When you are overhydrated, the extra fluid tends to enter the tissues, resulting in swelling or edema. The most common areas to swell are the feet and ankles, hands, and face. Other symptoms include weight gain, swelling in other areas, pitting edema (denting when the skin is pressed) and difficulty breathing from water in the lungs. Extreme overhydration may lead to confusion and seizures.

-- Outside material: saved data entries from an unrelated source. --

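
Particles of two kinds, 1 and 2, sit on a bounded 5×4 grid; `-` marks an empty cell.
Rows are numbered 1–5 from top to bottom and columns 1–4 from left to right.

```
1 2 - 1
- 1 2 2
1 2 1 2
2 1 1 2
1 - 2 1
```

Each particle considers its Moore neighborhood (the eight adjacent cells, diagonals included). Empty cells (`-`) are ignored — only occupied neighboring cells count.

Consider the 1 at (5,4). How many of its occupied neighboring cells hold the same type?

1

Occupied neighbors of (5,4): (4,3)=1, (4,4)=2, (5,3)=2.
Same type (1): 1 of 3.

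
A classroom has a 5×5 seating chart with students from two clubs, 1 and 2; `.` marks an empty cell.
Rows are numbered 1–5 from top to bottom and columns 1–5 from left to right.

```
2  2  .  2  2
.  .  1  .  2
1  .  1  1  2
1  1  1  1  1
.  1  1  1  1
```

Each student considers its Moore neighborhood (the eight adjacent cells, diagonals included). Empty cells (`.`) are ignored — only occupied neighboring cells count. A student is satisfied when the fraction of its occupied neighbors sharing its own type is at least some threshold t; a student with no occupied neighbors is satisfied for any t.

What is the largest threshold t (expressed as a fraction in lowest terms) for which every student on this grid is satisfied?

1/4

(1,1)2 1/1
(1,2)2 1/2
(1,4)2 2/3
(1,5)2 2/2
(2,3)1 2/4
(2,5)2 3/4
(3,1)1 2/2
(3,3)1 5/5
(3,4)1 5/7
(3,5)2 1/4
(4,1)1 3/3
(4,2)1 6/6
(4,3)1 7/7
(4,4)1 7/8
(4,5)1 4/5
(5,2)1 4/4
(5,3)1 5/5
(5,4)1 5/5
(5,5)1 3/3
The smallest same-type fraction is 1/4 at (3,5), which reduces to 1/4. Any threshold above that leaves this student unsatisfied.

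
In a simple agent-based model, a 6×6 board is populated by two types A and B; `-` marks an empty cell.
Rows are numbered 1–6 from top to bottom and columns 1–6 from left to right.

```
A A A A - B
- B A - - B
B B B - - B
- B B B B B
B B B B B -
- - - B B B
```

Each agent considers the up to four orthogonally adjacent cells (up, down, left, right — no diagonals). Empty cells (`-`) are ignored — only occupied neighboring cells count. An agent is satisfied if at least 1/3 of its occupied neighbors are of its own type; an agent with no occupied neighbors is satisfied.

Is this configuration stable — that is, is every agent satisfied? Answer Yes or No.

Yes

Row 1: (1,1)A 1/1 ok · (1,2)A 2/3 ok · (1,3)A 3/3 ok · (1,4)A 1/1 ok · (1,6)B 1/1 ok
Row 2: (2,2)B 1/3 ok · (2,3)A 1/3 ok · (2,6)B 2/2 ok
Row 3: (3,1)B 1/1 ok · (3,2)B 4/4 ok · (3,3)B 2/3 ok · (3,6)B 2/2 ok
Row 4: (4,2)B 3/3 ok · (4,3)B 4/4 ok · (4,4)B 3/3 ok · (4,5)B 3/3 ok · (4,6)B 2/2 ok
Row 5: (5,1)B 1/1 ok · (5,2)B 3/3 ok · (5,3)B 3/3 ok · (5,4)B 4/4 ok · (5,5)B 3/3 ok
Row 6: (6,4)B 2/2 ok · (6,5)B 3/3 ok · (6,6)B 1/1 ok
All meet the threshold, so the configuration is stable.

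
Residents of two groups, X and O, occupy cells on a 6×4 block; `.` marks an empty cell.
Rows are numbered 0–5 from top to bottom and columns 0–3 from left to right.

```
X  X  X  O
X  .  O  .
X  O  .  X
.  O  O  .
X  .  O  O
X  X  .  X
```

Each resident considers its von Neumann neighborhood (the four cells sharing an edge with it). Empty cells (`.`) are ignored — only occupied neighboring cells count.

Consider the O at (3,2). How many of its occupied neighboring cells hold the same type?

2

Occupied neighbors of (3,2): (4,2)=O, (3,1)=O.
Same type (O): 2 of 2.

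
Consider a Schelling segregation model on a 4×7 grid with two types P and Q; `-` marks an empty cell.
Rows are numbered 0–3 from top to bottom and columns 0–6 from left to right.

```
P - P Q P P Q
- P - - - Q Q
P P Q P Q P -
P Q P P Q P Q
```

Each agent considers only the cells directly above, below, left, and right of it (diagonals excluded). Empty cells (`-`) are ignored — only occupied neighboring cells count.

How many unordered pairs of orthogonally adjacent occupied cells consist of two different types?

16

Scan each occupied cell's neighbors to the right and below so each pair is counted once.
Row 0: P(0,2)–Q(0,3)≠ Q(0,3)–P(0,4)≠ P(0,4)–P(0,5)= P(0,5)–Q(0,6)≠ P(0,5)–Q(1,5)≠ Q(0,6)–Q(1,6)=  → 4/6 unlike.
Row 1: P(1,1)–P(2,1)= Q(1,5)–Q(1,6)= Q(1,5)–P(2,5)≠  → 1/3 unlike.
Row 2: P(2,0)–P(2,1)= P(2,0)–P(3,0)= P(2,1)–Q(2,2)≠ P(2,1)–Q(3,1)≠ Q(2,2)–P(2,3)≠ Q(2,2)–P(3,2)≠ P(2,3)–Q(2,4)≠ P(2,3)–P(3,3)= Q(2,4)–P(2,5)≠ Q(2,4)–Q(3,4)= P(2,5)–P(3,5)=  → 6/11 unlike.
Row 3: P(3,0)–Q(3,1)≠ Q(3,1)–P(3,2)≠ P(3,2)–P(3,3)= P(3,3)–Q(3,4)≠ Q(3,4)–P(3,5)≠ P(3,5)–Q(3,6)≠  → 5/6 unlike.
Total adjacent occupied pairs: 26; unlike-type pairs: 16.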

Overhydration can be corrected in simple cases by reducing fluid intake. Some children may require diuretics, medications that cause the body to remove excess fluids to be excreted in the urine. Treating underlying disorders, such as infection, kidney disease, and so forth, may also reduce overhydration. In extreme cases, dialysis may be necessary to remove excess fluids.
Fluid Balance and Shift
Normally, the body must maintain a careful fluid and electrolyte balance, being neither overhydrated or underhydrated with appropriate levels of electrolytes. In the body, two types of fluid spaces exist, which are often called compartments: intracellular fluid and extracellular fluid. 60-65% of fluid in the body is intracellular fluid, meaning fluid inside the cells. The remainder is extracellular fluid, surrounding the cells. Extracellular fluid includes both the fluids in the spaces surrounding cells (interstitial space) within tissue and the non-cell components of blood in the blood vessels or intravascular space.
Fluid, aided by electrolytes, moves in and out of cells in order to maintain an appropriate balance. For example, fluid inside cells is typically high in potassium and magnesium and low in sodium and chloride, while the opposite is true for fluid outside of cells. When a transient imbalance occurs, fluid will be pulled in or out of the cell to restore balance.
In some cases, fluid leaks into places that normally are not supposed to have large amounts of fluid, such as in the abdominal cavity or around the lungs. While difficult to explain, this phenomenon, known as third-spacing, creates edema in these areas that can be very difficult to resolve. In effect, the fluid becomes trapped in these spaces and cannot return to the bloodstream. Meanwhile, the amount of fluid in the bloodstream is reduced, which can cause its own set of issues. The first priority in this situation is to improve the amount of fluid in the bloodstream, before attempting to remove the excess fluid from the third space. It can be very difficult to remove fluid in this situation, and the treatment will depend on the underlying cause and the individual child’s status.
A Delicate Balance
Fluid in the body is exquisitely balanced. Under normal circumstances, this delicate balance is maintained naturally by the body, as long as signals such as thirst are appropriately acknowledged. In children with complex medical issues, this balance is often much more difficult to control. It is of great importance to keep track of your child’s input, output, and hydration status on a daily basis, especially if your child is tube fed, on IV nutrition, or is not able to indicate signs such as thirst or discomfort.